03.10.2009 Rzym (PAP) - Włoski dziennik "La Repubblica" wyraził w sobotę przekonanie, że wraz ze śmiercią Marka Edelmana "Europa, kultura hebrajska żydowska i światowa oraz współczesna doba straciły jednego z ostatnich wielkich świadków holokaustu, ruchu oporu i historii".
Andrea Tarquini, autor wspomnienia o zmarłym w piątek w wieku 87 lat ostatnim przywódcy powstania w warszawskim getcie napisał, że był on "jednym z najwybitniejszych protagonistów naszych czasów" i "strażnikiem". W ten sposób nawiązał do tytułu opublikowanej we Włoszech biografii Marka Edelmana pióra Rudiego Assuntino i Włodzimierza Goldkorna.
W artykule przypomina się także ostatni wywiad, jakiego Edelman udzielił dziennikowi "La Repubblica" 1 września, w 70. rocznicę wybuchu II wojny światowej.
Przywołując tamte dni, powiedział on wtedy włoskiej gazecie: "Najstraszniejszą rzeczą nie były nawet bombardowania i masakry, ale poczucie, że chociaż na razie się żyło, to zostało się zdegradowanym do Untermenschen, podludzi. Także oni, niemieccy żołnierze zostali sprowadzeni do bestii".

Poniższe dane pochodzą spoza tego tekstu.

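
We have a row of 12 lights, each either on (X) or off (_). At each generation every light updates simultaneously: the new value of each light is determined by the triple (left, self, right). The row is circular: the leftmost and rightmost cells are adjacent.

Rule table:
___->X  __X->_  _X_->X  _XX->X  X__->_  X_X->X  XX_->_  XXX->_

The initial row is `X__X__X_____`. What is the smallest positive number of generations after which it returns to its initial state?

24

X__X__X_XXX_
X__X__XXX__X
___X__X____X
_X_X__X_XX_X
XXXX__XXX_XX
______X__XX_
XXXXX_X__X__
X____XX__X__
X_XX_X___X__
XXX_XX_X_X__
X__XX_XXXX__
X__X_XX_____
X__XXX__XXX_
X__X____X__X
___X_XX_X__X
_X_XXX_XX__X
XXXX__XX___X
______X__X_X
_XXXX_X__XXX
XX___XX__X__
X__X_X___X__
X__XXX_X_X__
X__X__XXXX__
X__X__X_____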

Włoski publicysta podkreślił, że w europejskim i żydowskim ruchu oporu Marek Edelman odgrywał pierwszoplanową rolę, także polityczną. Następnie zauważył, że po wojnie postanowił pozostać w Polsce, mimo stalinizmu i "antysemityzmu często podsycanego przez dyktaturę".
"Wielu go nienawidziło: antysemici wszelkiego rodzaju i antysemici u władzy w Warszawie" - dodał Tarquini, wymieniając między innymi Mieczysława Moczara.
Odnotował, że po wprowadzeniu stanu wojennego Marek Edelman był "jednym z najbardziej słuchanych doradców Solidarności, jednym z najpotężniejszych świeckich umysłów demokratycznej opozycji".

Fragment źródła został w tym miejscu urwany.